The plan clearly articulates a vision for DEI in our district and a pathway for how we get there.

Empowering Students

In addition to school staff participating in this work, students wanted an opportunity to be involved. Since our culture and climate survey not only collected data from staff but also from students, it reflected a full picture of where we could improve. This information highlighted our need to revitalize a sense of community within our school. To that end, we needed to empower student voices and ensure students had a seat at the table.

This work began with our student clubs and leadership within those organizations. Our first step was to get students involved with our professional development. As we discussed diversity, equity, and inclusion in our school, it became imperative that staff needed to hear from our students. Working alongside teachers, administration, and with support from Alexander, we organized a student/staff panel that would close out our half-day session. This panel would enable participants to share experiences and thoughts on why DEI work is important and provide a window into their reality. As our panel shared with the entire district’s faculty and staff what their experiences were as a person of color or a struggling learner, people became emotional (some even wept), and many were stunned.

Empowering students was a moving experience, and their feedback was powerful. It had been the first time we’d included students in our professional development, and it was a resounding success. It has led to further incredible professional development on topics such as inclusivity and representation in school and a workshop with all seventh graders on bullying and harassment. Such professional development has been organized and facilitated by our students.

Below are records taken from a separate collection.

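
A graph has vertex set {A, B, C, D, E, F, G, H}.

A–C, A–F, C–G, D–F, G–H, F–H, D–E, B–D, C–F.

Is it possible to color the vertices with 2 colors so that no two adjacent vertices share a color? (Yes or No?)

No

A, C, F are mutually adjacent, so at least 3 colors are needed.
So 2 colors are not enough.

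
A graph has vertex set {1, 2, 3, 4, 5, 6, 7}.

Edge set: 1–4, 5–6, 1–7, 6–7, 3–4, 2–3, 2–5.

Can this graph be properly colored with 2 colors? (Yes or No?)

The cycle 2-5-6-7-1-4-3-2 has odd length 7, so it cannot be 2-colored; at least 3 colors are needed.
So 2 colors are not enough.

No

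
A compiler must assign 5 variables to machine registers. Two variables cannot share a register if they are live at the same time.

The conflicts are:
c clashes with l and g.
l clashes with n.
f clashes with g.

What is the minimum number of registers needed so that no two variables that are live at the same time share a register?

2

c and g conflict, so at least 2 registers are needed.
2 registers suffice: register 1 → {c, f, n}; register 2 → {l, g}. Every pair that conflicts lands in different registers.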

I truly believe that engaging students in this way has encouraged them to be more active in our school and community. Shortly after this panel, our students formed the WHS Social Justice league. With the support of staff advisers, this group celebrates diversity and raises awareness. This momentum around DEI and increasing student voice has only grown with a number of our student organizations, such as the Gay Straight Alliance (GSA), the Civil Rights Team Project, and student council all engaging in projects to celebrate diversity.

I’m proud to say that our students continue to teach us, their teachers. Several students have run training sessions for faculty and staff in other schools within our district, and they have even presented at conferences to share their experiences with DEI at our school.

This work recently led us to see the need for a diversity statement—something to solidify where we stand as a district and what we believe in. A group of educators volunteered for the task and reviewed law, school policy, and school data to craft a statement that was also based on student feedback.

Next Steps

This school year we are focusing on sharing our DEI website with staff and unpacking our equity core belief with our students. We will also continue to build upon the great foundation that our students have laid to become more inclusive in our work as a school community.

As educators, we want our students to learn from us, but we ultimately learn from them as well. If I hadn’t forged a relationship with that group of students in the cafeteria, they may have never opened my mind and taught me so much. It’s a moment that I will never forget and one that I recently thanked them for.

Life has changed considerably in the last few years. Surviving a pandemic and living in a society that is so divided has stirred a lot of emotions in everyone. School today is so much more than the courses we teach. It’s a microcosm of society, and as educators, it’s our duty to nurture and support our students and staff to be the best citizens and educators we can be. I’m very fortunate to have students who challenge me to become better—as a person, husband, father, school leader, and citizen.

Philip Rossetti is the assistant principal of Windham High School in Windham, ME, and a finalist for the 2022 NASSP Assistant Principal of the Year.